Potential of Mid-tropospheric Water Vapor Isotopes to Improve Large-Scale Circulation and Weather Predictability

Recent satellite techniques have uncovered detailed tropospheric water vapor isotope patterns on a daily basis, yet the significance of water isotopes on weather forecasting has remained largely unknown. Here, we perform a proof-of-concept observing system simulation experiment to show that mid-tropospheric water isotopes observed by the Infrared Atmospheric Sounding Interferometer (IASI) can substantially improve weather forecasts through non-local impacts on the convective heating structure and large-scale circulation.
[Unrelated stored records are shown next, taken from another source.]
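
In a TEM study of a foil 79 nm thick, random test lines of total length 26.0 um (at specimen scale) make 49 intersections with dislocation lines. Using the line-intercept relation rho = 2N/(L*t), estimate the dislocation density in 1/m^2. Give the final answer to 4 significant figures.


rho = 2N / (L * t)
L = 26.0 um = 2.6e-05 m, t = 79 nm = 7.9e-08 m
rho = 2 * 49 / (2.6e-05 * 7.9e-08)
rho = 4.771e+13 1/m^2


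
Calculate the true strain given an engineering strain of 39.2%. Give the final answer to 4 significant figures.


epsilon_true = ln(1 + epsilon_eng)
epsilon_true = ln(1 + 0.392)
epsilon_true = 0.3307


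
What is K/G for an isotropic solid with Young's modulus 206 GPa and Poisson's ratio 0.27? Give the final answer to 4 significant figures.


G = E / (2*(1+nu))
G = 206 / (2*(1+0.27)) = 81.1024 GPa
K = E / (3*(1-2*nu))
K = 206 / (3*(1-2*0.27)) = 149.275 GPa
K/G = 149.275 / 81.1024 = 1.841


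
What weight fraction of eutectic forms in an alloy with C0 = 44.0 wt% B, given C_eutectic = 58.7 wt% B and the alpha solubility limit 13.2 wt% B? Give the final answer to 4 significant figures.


f_primary = (C_e - C0) / (C_e - C_alpha_max)
f_primary = (58.7 - 44.0) / (58.7 - 13.2)
f_primary = 0.323077
f_eutectic = 1 - 0.323077 = 0.6769


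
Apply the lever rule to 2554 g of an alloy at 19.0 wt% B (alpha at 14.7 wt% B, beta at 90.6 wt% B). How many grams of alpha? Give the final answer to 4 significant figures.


f_alpha = (C_beta - C0) / (C_beta - C_alpha)
f_alpha = (90.6 - 19.0) / (90.6 - 14.7) = 0.943347
m_alpha = f_alpha * m_total = 0.943347 * 2554 = 2409 g


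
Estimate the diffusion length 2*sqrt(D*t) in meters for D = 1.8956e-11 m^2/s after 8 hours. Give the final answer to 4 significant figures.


t = 8 hr = 28800 s
Diffusion length = 2*sqrt(D*t)
= 2*sqrt(1.8956e-11 * 28800)
= 1.478e-03 m


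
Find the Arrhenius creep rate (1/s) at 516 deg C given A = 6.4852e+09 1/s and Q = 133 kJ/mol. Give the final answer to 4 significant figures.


rate = A * exp(-Q / (R*T))
T = 516 + 273.15 = 789.15 K
rate = 6.4852e+09 * exp(-133e3 / (8.314 * 789.15))
rate = 10.19 1/s


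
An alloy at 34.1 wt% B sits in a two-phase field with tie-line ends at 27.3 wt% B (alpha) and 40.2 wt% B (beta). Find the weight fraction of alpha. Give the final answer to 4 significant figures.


f_alpha = (C_beta - C0) / (C_beta - C_alpha)
f_alpha = (40.2 - 34.1) / (40.2 - 27.3)
f_alpha = 0.4729


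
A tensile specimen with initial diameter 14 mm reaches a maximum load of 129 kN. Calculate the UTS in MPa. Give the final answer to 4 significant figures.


A0 = pi*(d/2)^2 = pi*(14/2)^2 = 153.938 mm^2
UTS = F_max / A0 = 129*1000 / 153.938
UTS = 838 MPa


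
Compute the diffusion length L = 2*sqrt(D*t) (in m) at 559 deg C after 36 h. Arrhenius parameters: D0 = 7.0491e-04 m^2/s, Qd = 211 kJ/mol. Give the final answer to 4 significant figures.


Step 1: D = D0 * exp(-Qd/(R*T))
T = 832.15 K
D = 7.0491e-04 * exp(-211e3 / (8.314 * 832.15)) = 4.00901e-17 m^2/s
Step 2: L = 2*sqrt(D*t)
t = 36 h = 129600 s
L = 2*sqrt(4.00901e-17 * 129600) = 4.559e-06 m


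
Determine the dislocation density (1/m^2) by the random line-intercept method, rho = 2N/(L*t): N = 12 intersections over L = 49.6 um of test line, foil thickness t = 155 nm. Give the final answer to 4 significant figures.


rho = 2N / (L * t)
L = 49.6 um = 4.96e-05 m, t = 155 nm = 1.55e-07 m
rho = 2 * 12 / (4.96e-05 * 1.55e-07)
rho = 3.122e+12 1/m^2


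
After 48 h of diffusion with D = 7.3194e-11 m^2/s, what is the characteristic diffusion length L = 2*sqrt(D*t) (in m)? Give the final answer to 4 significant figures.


t = 48 hr = 172800 s
Diffusion length = 2*sqrt(D*t)
= 2*sqrt(7.3194e-11 * 172800)
= 7.113e-03 m


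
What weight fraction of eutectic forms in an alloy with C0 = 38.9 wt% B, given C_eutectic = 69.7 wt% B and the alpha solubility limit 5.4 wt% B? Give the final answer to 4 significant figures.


f_primary = (C_e - C0) / (C_e - C_alpha_max)
f_primary = (69.7 - 38.9) / (69.7 - 5.4)
f_primary = 0.479005
f_eutectic = 1 - 0.479005 = 0.521


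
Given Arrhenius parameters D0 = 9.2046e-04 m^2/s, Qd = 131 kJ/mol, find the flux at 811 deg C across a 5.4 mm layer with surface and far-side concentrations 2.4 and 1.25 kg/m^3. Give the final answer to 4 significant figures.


Step 1: D = D0 * exp(-Qd/(R*T))
T = 811 + 273.15 = 1084.15 K
D = 9.2046e-04 * exp(-131e3 / (8.314 * 1084.15)) = 4.48912e-10 m^2/s
Step 2: J = D * (C1 - C2) / dx
J = 4.48912e-10 * (2.4 - 1.25) / 5.4e-03
J = 9.56e-08 kg/(m^2*s)


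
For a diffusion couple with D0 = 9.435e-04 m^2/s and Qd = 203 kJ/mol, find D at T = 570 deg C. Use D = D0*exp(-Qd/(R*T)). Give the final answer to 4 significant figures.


D = D0 * exp(-Qd / (R*T))
T = 843.15 K
D = 9.435e-04 * exp(-203e3 / (8.314 * 843.15))
D = 2.501e-16 m^2/s


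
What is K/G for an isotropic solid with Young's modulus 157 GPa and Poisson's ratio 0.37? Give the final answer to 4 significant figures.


G = E / (2*(1+nu))
G = 157 / (2*(1+0.37)) = 57.2993 GPa
K = E / (3*(1-2*nu))
K = 157 / (3*(1-2*0.37)) = 201.282 GPa
K/G = 201.282 / 57.2993 = 3.513


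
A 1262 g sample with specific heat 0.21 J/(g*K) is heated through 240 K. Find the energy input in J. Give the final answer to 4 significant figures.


Q = m * cp * dT
Q = 1262 * 0.21 * 240
Q = 63600 J


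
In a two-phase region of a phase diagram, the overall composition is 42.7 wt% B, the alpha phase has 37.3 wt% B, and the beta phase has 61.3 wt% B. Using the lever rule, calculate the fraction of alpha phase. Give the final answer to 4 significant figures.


f_alpha = (C_beta - C0) / (C_beta - C_alpha)
f_alpha = (61.3 - 42.7) / (61.3 - 37.3)
f_alpha = 0.775


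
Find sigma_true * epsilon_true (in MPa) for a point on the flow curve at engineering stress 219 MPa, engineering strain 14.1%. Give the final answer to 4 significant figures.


sigma_true = sigma_eng * (1 + epsilon_eng)
sigma_true = 219 * (1 + 0.141) = 249.879 MPa
epsilon_true = ln(1 + epsilon_eng)
epsilon_true = ln(1 + 0.141) = 0.131905
sigma_true * epsilon_true = 249.879 * 0.131905 = 32.96 MPa


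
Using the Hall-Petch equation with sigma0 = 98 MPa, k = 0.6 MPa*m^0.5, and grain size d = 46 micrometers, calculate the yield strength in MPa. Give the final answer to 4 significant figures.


sigma_y = sigma0 + k / sqrt(d)
d = 46 um = 4.6e-05 m
sigma_y = 98 + 0.6 / sqrt(4.6e-05)
sigma_y = 186.5 MPa


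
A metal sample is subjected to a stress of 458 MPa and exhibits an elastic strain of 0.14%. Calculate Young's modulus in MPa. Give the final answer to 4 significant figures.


E = sigma / epsilon
epsilon = 0.14% = 1.4e-03
E = 458 / 1.4e-03
E = 327100 MPa


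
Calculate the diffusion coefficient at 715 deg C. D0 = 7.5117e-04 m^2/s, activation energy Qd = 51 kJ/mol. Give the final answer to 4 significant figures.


D = D0 * exp(-Qd / (R*T))
T = 988.15 K
D = 7.5117e-04 * exp(-51e3 / (8.314 * 988.15))
D = 1.513e-06 m^2/s


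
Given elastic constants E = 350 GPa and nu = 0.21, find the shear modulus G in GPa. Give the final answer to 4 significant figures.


G = E / (2*(1+nu))
G = 350 / (2*(1+0.21))
G = 144.6 GPa


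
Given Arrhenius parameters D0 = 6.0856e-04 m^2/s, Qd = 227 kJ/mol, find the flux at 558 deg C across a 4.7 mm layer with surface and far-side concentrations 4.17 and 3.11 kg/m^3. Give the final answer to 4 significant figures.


Step 1: D = D0 * exp(-Qd/(R*T))
T = 558 + 273.15 = 831.15 K
D = 6.0856e-04 * exp(-227e3 / (8.314 * 831.15)) = 3.29378e-18 m^2/s
Step 2: J = D * (C1 - C2) / dx
J = 3.29378e-18 * (4.17 - 3.11) / 4.7e-03
J = 7.429e-16 kg/(m^2*s)


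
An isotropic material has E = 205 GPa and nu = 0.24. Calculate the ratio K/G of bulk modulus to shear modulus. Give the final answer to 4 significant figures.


G = E / (2*(1+nu))
G = 205 / (2*(1+0.24)) = 82.6613 GPa
K = E / (3*(1-2*nu))
K = 205 / (3*(1-2*0.24)) = 131.41 GPa
K/G = 131.41 / 82.6613 = 1.59


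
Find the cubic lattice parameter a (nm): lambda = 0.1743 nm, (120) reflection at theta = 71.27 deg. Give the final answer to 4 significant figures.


d = lambda / (2*sin(theta))
d = 0.1743 / (2*sin(71.27 deg))
d = 0.0920233 nm
a = d * sqrt(h^2+k^2+l^2) = 0.0920233 * sqrt(5)
a = 0.2058 nm


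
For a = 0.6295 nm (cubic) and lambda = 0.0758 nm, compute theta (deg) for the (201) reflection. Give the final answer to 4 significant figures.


d = a / sqrt(h^2+k^2+l^2)
d = 0.6295 / sqrt(5) = 0.281521 nm
lambda = 2*d*sin(theta)  =>  sin(theta) = lambda / (2*d)
sin(theta) = 0.0758 / (2 * 0.281521) = 0.134626
theta = 7.737 deg


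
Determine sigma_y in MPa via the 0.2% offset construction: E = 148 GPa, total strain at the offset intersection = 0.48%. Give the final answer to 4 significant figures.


Offset strain = 0.002
Elastic strain at yield = total_strain - offset = 4.8e-03 - 0.002 = 2.8e-03
sigma_y = E * elastic_strain = 148000 * 2.8e-03
sigma_y = 414.4 MPa


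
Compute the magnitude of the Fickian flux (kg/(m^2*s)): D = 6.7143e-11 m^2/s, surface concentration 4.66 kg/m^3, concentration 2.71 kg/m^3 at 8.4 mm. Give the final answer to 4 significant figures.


J = -D * (dC/dx) = D * (C1 - C2) / dx
J = 6.7143e-11 * (4.66 - 2.71) / 8.4e-03
J = 1.559e-08 kg/(m^2*s)


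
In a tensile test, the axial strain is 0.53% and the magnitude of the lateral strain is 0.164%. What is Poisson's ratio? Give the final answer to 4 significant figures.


nu = -epsilon_lat / epsilon_axial
Lateral strain is contraction (negative), so using magnitudes:
nu = 0.164 / 0.53
nu = 0.3094


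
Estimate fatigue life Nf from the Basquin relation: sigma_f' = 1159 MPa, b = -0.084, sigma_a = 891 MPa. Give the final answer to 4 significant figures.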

Assimilating IASI isotopes can improve wind, humidity, and temperature fields by more than 10% at mid-troposphere compared to only assimilating conventional non-isotopic observations. These improvements are about two-thirds of assimilating simultaneous IASI water vapor observations. The improvements can be attributed more to thermodynamic (phase change) effects than dynamic (transport) effects of water isotopes. Furthermore, isotopic observations produce additional 3%-4% improvements to the fields constrained by the conventional observations and simultaneous IASI water vapor observations, demonstrating the unique characteristics of water isotopes.

Automated summary

Recent studies have shown that assimilating mid-tropospheric water isotopes can significantly improve weather forecasts through non-local impacts on convective heating structure and large-scale circulation. The thermodynamic effects of water isotopes play a greater role in these improvements.